3 Faktor Penyebab Islam Diterima di Nusantara

HomeSainsSejarah  on 26 July 2013    comments  

Terdapat beberapa faktor yang menyebabkan islam begitu mudah diterima dan dengan cepat menyebar untuk menggantikan agama Hindu dan Budha di Nusantara.

Adapun faktor-faktor tersebut adalah:
1. Daya Tarik Islam
Salah satu keunggulan Islam adalah watak dan semangat egaliternya. Kehidupan pembawa agama ini di Nusantara terdiri dari para pedagang yang kaya, makmur dan terpelajar.

Dengan memeluk agama ini, penduduk pribumi berpeluang meningkatkan taraf hidup dan status sosialnya. Misalnya saja dapat berpartisipasi dalam perdagangan regional dan antarpulau, serta mampu memasukkan anak-anak mereka ke lembaga-lembaga pendidikan yang didirikan.
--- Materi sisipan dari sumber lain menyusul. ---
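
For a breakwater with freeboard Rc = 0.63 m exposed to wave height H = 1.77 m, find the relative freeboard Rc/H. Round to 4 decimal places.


Relative freeboard = Rc / H
= 0.63 / 1.77
= 0.3559

0.3559


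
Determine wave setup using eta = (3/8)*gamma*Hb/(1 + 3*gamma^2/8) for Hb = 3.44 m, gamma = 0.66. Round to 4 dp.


eta = (3/8) * gamma * Hb / (1 + 3*gamma^2/8)
Numerator = (3/8) * 0.66 * 3.44 = 0.851400
Denominator = 1 + 3*0.66^2/8 = 1 + 0.163350 = 1.163350
eta = 0.851400 / 1.163350
eta = 0.7319 m

0.7319


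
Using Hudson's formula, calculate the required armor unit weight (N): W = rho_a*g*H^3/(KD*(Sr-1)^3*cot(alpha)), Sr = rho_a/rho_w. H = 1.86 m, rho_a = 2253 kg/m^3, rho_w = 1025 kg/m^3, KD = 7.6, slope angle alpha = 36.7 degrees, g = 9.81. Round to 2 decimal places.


Sr = rho_a / rho_w = 2253 / 1025 = 2.198049
(Sr - 1) = 1.198049
(Sr - 1)^3 = 1.719584
cot(36.7) = 1 / tan(36.7) = 1 / 0.745377 = 1.341603
Numerator = 2253 * 9.81 * 1.86^3 = 142222.7369
Denominator = 7.6 * 1.719584 * 1.341603 = 17.533196
W = 142222.7369 / 17.533196
W = 8111.63 N

8111.63


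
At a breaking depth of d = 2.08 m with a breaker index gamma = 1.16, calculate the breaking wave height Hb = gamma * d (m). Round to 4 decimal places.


Hb = gamma * d
Hb = 1.16 * 2.08
Hb = 2.4128 m

2.4128


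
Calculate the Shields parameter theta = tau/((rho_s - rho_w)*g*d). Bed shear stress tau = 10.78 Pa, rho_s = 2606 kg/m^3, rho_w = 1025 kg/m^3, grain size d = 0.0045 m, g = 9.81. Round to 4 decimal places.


theta = tau / ((rho_s - rho_w) * g * d)
rho_s - rho_w = 2606 - 1025 = 1581
Denominator = 1581 * 9.81 * 0.0045 = 69.793245
theta = 10.78 / 69.793245
theta = 0.1545

0.1545


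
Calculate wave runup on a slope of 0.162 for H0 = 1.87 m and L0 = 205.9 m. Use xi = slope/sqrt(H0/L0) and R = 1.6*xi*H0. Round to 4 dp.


xi = slope / sqrt(H0/L0)
H0/L0 = 1.87/205.9 = 0.009082
sqrt(0.009082) = 0.095300
xi = 0.162 / 0.095300 = 1.699896
R = 1.6 * xi * H0 = 1.6 * 1.699896 * 1.87
R = 5.0861 m

5.0861


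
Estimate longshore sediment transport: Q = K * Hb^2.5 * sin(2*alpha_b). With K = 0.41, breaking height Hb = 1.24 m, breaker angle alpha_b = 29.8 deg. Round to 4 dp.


Q = K * Hb^2.5 * sin(2 * alpha_b)
Hb^2.5 = 1.24^2.5 = 1.712199
sin(2 * 29.8) = sin(59.6) = 0.862514
Q = 0.41 * 1.712199 * 0.862514
Q = 0.6055 m^3/s

0.6055


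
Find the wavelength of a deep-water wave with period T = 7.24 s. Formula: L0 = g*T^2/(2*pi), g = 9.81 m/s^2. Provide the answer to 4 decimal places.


L0 = g * T^2 / (2 * pi)
L0 = 9.81 * 7.24^2 / (2 * pi)
L0 = 9.81 * 52.4176 / 6.28319
L0 = 514.2167 / 6.28319
L0 = 81.8401 m

81.8401


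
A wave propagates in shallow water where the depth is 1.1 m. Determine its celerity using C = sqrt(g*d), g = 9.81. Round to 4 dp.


Using the shallow-water approximation:
C = sqrt(g * d) = sqrt(9.81 * 1.1)
C = sqrt(10.7910)
C = 3.2850 m/s

3.2850


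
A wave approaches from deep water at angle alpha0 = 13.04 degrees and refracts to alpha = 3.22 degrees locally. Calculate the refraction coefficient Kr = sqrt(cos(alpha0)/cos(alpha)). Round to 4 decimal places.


Kr = sqrt(cos(alpha0) / cos(alpha))
cos(13.04) = 0.974213
cos(3.22) = 0.998421
Kr = sqrt(0.974213 / 0.998421)
Kr = sqrt(0.975753)
Kr = 0.9878

0.9878


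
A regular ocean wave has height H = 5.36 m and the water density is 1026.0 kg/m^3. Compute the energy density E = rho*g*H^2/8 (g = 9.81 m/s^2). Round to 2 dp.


E = (1/8) * rho * g * H^2
E = (1/8) * 1026.0 * 9.81 * 5.36^2
E = 0.125 * 1026.0 * 9.81 * 28.7296
E = 36145.64 J/m^2

36145.64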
Sudah menjadi kebiasaan, di mana saja terdapat komunitas Islam dalam jumlah besar disitu pula hadir para pendakwah dan guru agama. Masjid-masjid dan madrasah didirikan serta pengajian-pengajian diselenggarakan secara intensif.

2. Penggunaan Kesenian
Inilah yang dilakukan oleh Walisangaq di Jawa, seperti Sunan Bonang, Sunan Drajat, Sunan Kudus, Sunan Kalijaga dan Sunan Gunungjati.

Seorang sejarawan Persia abad ke-15 M yang tinggal lama di Malabar, Zainuddin al-Ma’bari menulis dalam bukunya Tuhfat al-Mujahidin bahwa banyak penduduk India Selatan dan Nusantara tertarik memeluk agama Islam setelah menyaksikan dan mendengar pembacaan riwayat hidup dan perjuangan Nabi Muhammad SAW yang disampaikan dalam bentuk syair dan dinyanyikan.

Yang dimaksud Zainuddin al-Ma’bari adalah pembacaan Kasidah Burdah, Syaraful Anam, Syair Rampai Maulid dan yang sejenis itu hingga sekarang masih kita saksikan di kalangan masyarakat muslim tradisional di seluruh dunia Islam.

3. Meningkatnya Jumlah Muslim Pribumi dan Berbagai Etnik dalam Jaringan dan Kegiatan Perdagangan
Hal tersebut menyebabkan terjadinya perubahan sosial dan ekonomi. Mereka yang tinggal di kota-kota pelabuhan mulai banyak yang meninggalkan pasar tradisional, menjadi perantau dan pelayar yang tangguh.

Dengan demikian mobilitas sosial terjadi, baik secara horizontal maupun vertikal. Etos dan budaya dagang juga berkembang. Tentu saja ini bisa kita lihat pada etnik-etnik pesisir yang telah lama memeluk Islam dan menjadikan Islam sebagai bagian dari dirinya seperti Minangkabau, Bugis, Makassar, Banjar, Madura, Jawa Pesisir, Palembang dan lain-lain.

Mereka adalah contoh beberapa suku bangsa Nusantara yang memiliki budaya dagang yang kuat. Khusus etnik Bugis, Makassar dan Madura memiliki tradisi pelayaran jarak jauh yang tangguh sampai sekarang. Semua itu merupakan dampak dari kedatangan dan perkembangan Agama Islam.

Selain ketiga faktor tersebut diatas, diterimanya agama Islam di Nusantara ini tidak terlepas dari peran penting penggunaan bahasa melayu yang menjadi media penyebaran agama dan bahasa pengantar dalam lembaga-lembaga Pendidikan.